Por outro lado, na avaliação do professor, são "deletérios" e "podem gerar um grau de impunidade na seara eleitoral" os pontos que alteram o prazo da inelegibilidade nos casos dos condenados em decisão definitiva ou de órgão judicial colegiado e de condenados à suspensão dos direitos políticos por ato doloso de improbidade administrativa.
"Hoje, nesses dois casos, os oito anos contam a partir do cumprimento da pena.
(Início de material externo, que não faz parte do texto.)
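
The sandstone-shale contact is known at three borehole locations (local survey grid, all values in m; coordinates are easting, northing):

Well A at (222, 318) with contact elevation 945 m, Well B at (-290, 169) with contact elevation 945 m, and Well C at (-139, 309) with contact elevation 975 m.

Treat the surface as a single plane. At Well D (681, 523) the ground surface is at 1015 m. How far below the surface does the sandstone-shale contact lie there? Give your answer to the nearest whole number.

Two edge vectors: Well A→Well B = (-512, -149, 0), Well A→Well C = (-361, -9, 30).
Normal n = (Well A→Well B) × (Well A→Well C) = (-4470, 15360, -49181).
So ∂z/∂easting = −n_x/n_z = −0.09089 and ∂z/∂northing = −n_y/n_z = 0.31232.
Intercept c from Well A: 945 + 20.18 − 99.32 = 865.86.
At (681, 523): z_contact = −61.9 + 163.3 + 865.86 = 967.3 m.
Depth below ground = 1015 − 967.3 = 48 m.

48 m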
E, na redação, passará a ser oito anos a partir da decisão colegiada que determinar a condenação criminal ou a perda dos direitos políticos", explica Horbach.
"Nesse caso concreto, a inelegibilidade vai acabar sendo consumida pela própria pena que a pessoa vai cumprir, seja no âmbito criminal, seja no âmbito da improbidade administrativa. E aí, no fundo, a inelegibilidade fica esvaziada, ela se perde, ela deixa de ter qualquer peso no contexto eleitoral."
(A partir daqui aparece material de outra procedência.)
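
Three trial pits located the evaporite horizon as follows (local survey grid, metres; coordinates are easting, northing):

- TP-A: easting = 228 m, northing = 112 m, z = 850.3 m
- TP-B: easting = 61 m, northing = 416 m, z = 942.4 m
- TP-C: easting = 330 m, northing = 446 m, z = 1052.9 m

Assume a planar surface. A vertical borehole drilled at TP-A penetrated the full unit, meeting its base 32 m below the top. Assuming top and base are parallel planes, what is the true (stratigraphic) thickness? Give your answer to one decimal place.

Two edge vectors: TP-A→TP-B = (-167, 304, 92.1), TP-A→TP-C = (102, 334, 202.6).
Normal n = (TP-A→TP-B) × (TP-A→TP-C) = (30829, 43228.4, -86786).
So ∂z/∂easting = −n_x/n_z = 0.35523 and ∂z/∂northing = −n_y/n_z = 0.49810.
|∇z| = √(a²+b²) = 0.61180, so dip δ = arctan(0.61180) = 31.46°.
True thickness = vertical thickness × cos δ = 32 × cos 31.46° = 27.3 m.

27.3 m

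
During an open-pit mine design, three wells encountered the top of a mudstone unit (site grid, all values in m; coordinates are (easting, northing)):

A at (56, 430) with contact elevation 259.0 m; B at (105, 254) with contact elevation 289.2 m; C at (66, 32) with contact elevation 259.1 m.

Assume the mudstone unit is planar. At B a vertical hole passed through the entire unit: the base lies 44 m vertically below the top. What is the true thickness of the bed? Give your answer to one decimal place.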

Abuso de poder e caso Bolsonaro
No ano passado, o Tribunal Superior Eleitoral (TSE) declarou a inelegibilidade do ex-presidente Jair Bolsonaro (PL) e do ex-ministro da Defesae e ex-candidato a vice Walter Braga Netto por abuso de poder político e econômico.
O projeto aprovado pela Comissão de Constituição e Justiça diz que, nos casos de condenação, pela Justiça Eleitoral, por prática desses abusos, só haverá sanção de inelegibilidade quando houver comportamento grave apto a levar à cassação de registro, de diploma ou de mandato, exigência que não existe atualmente.
Horbach avalia que essa alteração é positiva também, por ir no sentido de um "tratamento mais justo para situações que não são de fato tão severas ou tão graves para o cenário político eleitoral", e diz ser equivocada a interpretação do trecho no sentido de que quem não ganhou a eleição e não perdeu o mandato, como Bolsonaro e Walter Braga Netto, não estaria inelegível.
"Não é o que está previsto na norma. Essa leitura de que quem perdeu a eleição nunca fica inelegível é uma leitura que não se retira do texto que foi aprovado pelo Senado", pontua.
"Na verdade, é uma descrição em tese de uma situação. Pessoas que foram condenadas por abuso de poder político e econômico, por atos graves, que levem ao indeferimento do registro, à cassação do diploma ou do mandato."
A advogada e cientista política Gabriela Rollemberg, especialista em direito eleitoral, avalia que esse trecho do projeto é delicado.
"Pela redação, gera algum tipo de dúvida sobre a incidência ou não de inelegibilidade de pessoas que não têm mandatos, que não têm registro e que são condenados à inelegibilidade com base no artigo 22 da Lei de Inelegibilidade", pontua.
Para a advogada, da forma como está escrito, a alteração poderia eventualmente beneficiar o ex-presidente Jair Bolsonaro.
"A questão toda que vai se colocar é a compatibilidade da interpretação desse trecho com a Constituição e com o próprio sistema jurídico eleitoral, que permite que você tenha uma ação que prevê a possibilidade da decretação da inelegibilidade de forma específica, como foi o caso dele", pondera.
"Não faz sentido que você possa decretar uma inelegibilidade e tenha uma ação prevista exclusiva para isso que na prática não cumpra qualquer efeito. Então é necessário aí ter uma interpretação conforme a Constituição".
Rollemberg vê o projeto como positivo, porém, no trecho em que estabelece um período único de inelegibilidade.
"A gente sabe quantos anos pode levar um processo criminal para ter o trânsito em julgado. Você começar o cumprimento da pena e os oito anos se iniciarem depois desse cumprimento significa que uma pessoa poderia estar ficando inelegível por 20 ou 30 anos, quase que uma pena perpétua", ressalta.
"Então de fato a gente tem, a partir desse projeto, um equilíbrio em relação a situações como essa".
Para a advogada, o sistema de inelegibilidade no Brasil "ficou realmente muito restritivo" e é importante que se preserve o direito do cidadão se candidatar.
"Não faz sentido que a gente tenha essa restrição de uma forma desarrazoada, desproporcional, por um período de tempo que não é razoável."
Segundo ela, é necessário realmente equilibrar os prazos de inelegibilidade para que fiquem "mais razoáveis".